Despite fears, no backlash incidents reported against Koreans in the U.S.  PLAY AUDIO

Apr 19,2007
Koreans in front of the U.S. Embassy in Seoul last night remember the victims of Monday’s shooting. [YONHAP]
Korea’s political leaders paid condolences yesterday to the victims of the massacre in the United States, while relatives and parents expressed concern for the safety of students studying at American universities.
In addition to President Roh Moo-hyun’s offer of condolences, Lee Tae-sik, Seoul’s top diplomat to Washington, offered yesterday to fast with churchgoers for 32 days as a gesture of grief, but the Foreign Ministry asked him to reconsider.
“On the occasion of this shocking incident, the Korean community needs to reflect on itself and take it as an opportunity to incorporate itself with the mainstream of American society,” Lee said, in a speech to churchgoers in Fairfax County, a suburb of Washington, according to Yonhap.
Cho Seung-hui, a Korean citizen who moved to the United States in 1992, killed 32 people and himself in a shooting Monday at Virginia Tech University. He injured dozens more.
A government official said yesterday that Lee’s remarks were a gesture of solidarity with Americans in light of the deadliest single killing incident in U.S. history.
Koreans expressed concern that the killings would have a chilling effect in various ways. “It’s an enormous tragedy,” said Lee Jie-eun, 24, who is planning to apply to graduate school next year in the United States. “I am worried that the proportion of the killings will make things harder for me to get a visa or acceptance by an American university.”
Nevertheless, a U.S. Embassy spokesman said yesterday, “There have been no changes to our visa procedures.”
The case was an “individual accident,” and should not be treated as a racial incident, William Stanton, deputy chief of the U.S. Embassy to Seoul, told Uri Party lawmakers, according to party spokesman Suh Hae-suk.
Meanwhile, President Roh held an emergency meeting yesterday with senior government officials to discuss the matter.
He also tried to comfort the victim’s families saying that he would pray for them.
“On behalf of the Korean government and people, I would like to offer my heartfelt condolences and consolations to the victims, their bereaved families and the American people. I hope that the United States recovers from its grief and becomes peaceful again,” he said.
There had been no reports of backlash against Koreans in the United States that caused any concern, said a Foreign Ministry official who declined to be identified.
The Foreign Ministry ruled out issuing any type of travel warning or statement to Koreans living in the country. On Tuesday, South Korean diplomatic missions were advised to keep close communications with Koreans living in the United States.

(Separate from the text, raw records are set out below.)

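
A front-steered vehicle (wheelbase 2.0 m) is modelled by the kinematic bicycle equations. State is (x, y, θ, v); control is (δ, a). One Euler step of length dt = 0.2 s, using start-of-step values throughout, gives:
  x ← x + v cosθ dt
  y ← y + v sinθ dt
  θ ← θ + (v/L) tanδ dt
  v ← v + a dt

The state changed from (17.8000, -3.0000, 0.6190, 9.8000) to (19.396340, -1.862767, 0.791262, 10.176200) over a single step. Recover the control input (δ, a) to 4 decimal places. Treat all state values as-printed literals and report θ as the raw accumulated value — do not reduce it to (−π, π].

a = (v'−v)/dt = (0.376200)/0.2 = 1.8810
Δθ = θ'−θ = 0.172262;  (v·dt/L) = 9.8000·0.2/2.0 = 0.980000
tan δ = Δθ·L/(v·dt) = 0.175778  →  δ = 0.1740

δ = 0.1740, a = 1.8810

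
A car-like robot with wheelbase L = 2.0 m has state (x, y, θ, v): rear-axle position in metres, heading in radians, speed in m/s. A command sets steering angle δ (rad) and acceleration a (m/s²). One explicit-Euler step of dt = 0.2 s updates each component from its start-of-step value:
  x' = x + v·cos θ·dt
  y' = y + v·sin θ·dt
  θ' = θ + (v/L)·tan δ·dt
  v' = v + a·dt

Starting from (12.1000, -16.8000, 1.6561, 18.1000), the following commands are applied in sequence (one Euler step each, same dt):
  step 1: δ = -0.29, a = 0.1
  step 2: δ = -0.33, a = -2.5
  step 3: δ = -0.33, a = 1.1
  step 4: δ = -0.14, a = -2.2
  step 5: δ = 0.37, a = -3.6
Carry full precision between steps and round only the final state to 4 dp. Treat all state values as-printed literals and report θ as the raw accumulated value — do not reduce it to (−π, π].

after step 1 (δ=-0.29, a=0.1): (11.791575, -13.193163, 1.115973, 18.120000)
after step 2 (δ=-0.33, a=-2.5): (13.383612, -9.937584, 0.495318, 17.620000)
after step 3 (δ=-0.33, a=1.1): (16.484089, -8.262587, -0.108211, 17.840000)
after step 4 (δ=-0.14, a=-2.2): (20.031220, -8.647931, -0.359616, 17.400000)
after step 5 (δ=0.37, a=-3.6): (23.288612, -9.872593, 0.315266, 16.680000)

(23.2886, -9.8726, 0.3153, 16.6800)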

A Korean government official said that sending a delegation to Washington had been considered, but the the United States said it was not necessary because the shooting was an individual case that occurred in a multi-racial society.
“Definitely not. We are not sending anyone,” said the official.
He said U.S. officials said the issue was purely domestic and South Korea had nothing to do with it.
A Virginia Tech graduate who wanted to be identified only by his last name, Chung, said yesterday he was worried.
“I talked to a couple of alumni here and putting myself in the shoes of those who are still at school, I think it would be pretty awkward to be a Korean studying in the classroom with others,” he said. “So there is a lot of concern right now.”
Foreign Minister Song Min-soon expressed his grief over the incident to his U.S. counterpart, Secretary of State Condoleezza Rice, in a written note on Wednesday night, the Foreign Ministry said yesterday. Other officials followed suit.
Eugene Oh, 26, who works for a South Korean conglomerate and graduated from a college in Georgia in 2003, said, “It was the case of a loner. But if you are a Korean student studying in the United States, psychologically you can’t avoid being connected to the case, no matter what. If I were still there I would be worried. It’s something you can’t just shake off and forget.”
Hwang Sang-min, a professor of psychology at Yonsei University, said people are concerned because so many students from Korea study in the United States.
“Every year, we have tens of thousands of elementary kids being sent to the States for language training while we have so many people taking Toefl [Test of English as a Foreign Language] tests. The United States has become another place for our education,” said the professor.